Some say inflation will ease out by September, but others aren’t that optimistic. We believe in hoping for the best but preparing for the worst, and so, here’s our humble guide on how to best prepare for a possible recession.
First of all, let’s take a short scan of the current state of the market. We hear words of warning from major players in the economic field, such as Bill Gates and Warren Buffett. We see the stock market struggling, we hear of more and more people getting rid of their stocks. To understand the complexity of the full picture, we suggest watching this video explaining the current state of the economy through the mirror of past recessions:
Now that we more or less understand the complexity of the situation and the possible obstacles the economy might be forced to overcome, let’s examine how we, as individuals, can navigate this field safely.
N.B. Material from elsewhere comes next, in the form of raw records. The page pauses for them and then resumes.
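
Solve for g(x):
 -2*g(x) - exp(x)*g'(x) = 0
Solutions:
 g(x) = C1*exp(2*exp(-x))


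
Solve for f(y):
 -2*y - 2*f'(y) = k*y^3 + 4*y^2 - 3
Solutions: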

We are sure you have your savings. Everybody does. Our tip would be to make sure that you have enough in your savings for three months' rent or mortgage payment, plus your insurance deductible. Once you do this, you can let go of the gas pedal and move on to re-budgeting your debts, as specified in the next tip.
Retirees should have at least a year's worth of expenses in cash in their retirement account.
Governments around the world are increasing interest rates to help combat rising inflation. This means that loans for houses and cars will now come with greater interest rates. So now is the time to tend to those.
Rearrange your budget to quickly and safely pay off your debts. Here’s how: add up all the minimum you must pay on all your debts. Arrange all your debts in a descending list of interest, excluding mortgage. Anything with an interest of 5-7% should be a top priority. Now rearrange your budget and determine the maximum amount you can afford each month to pay off your debts.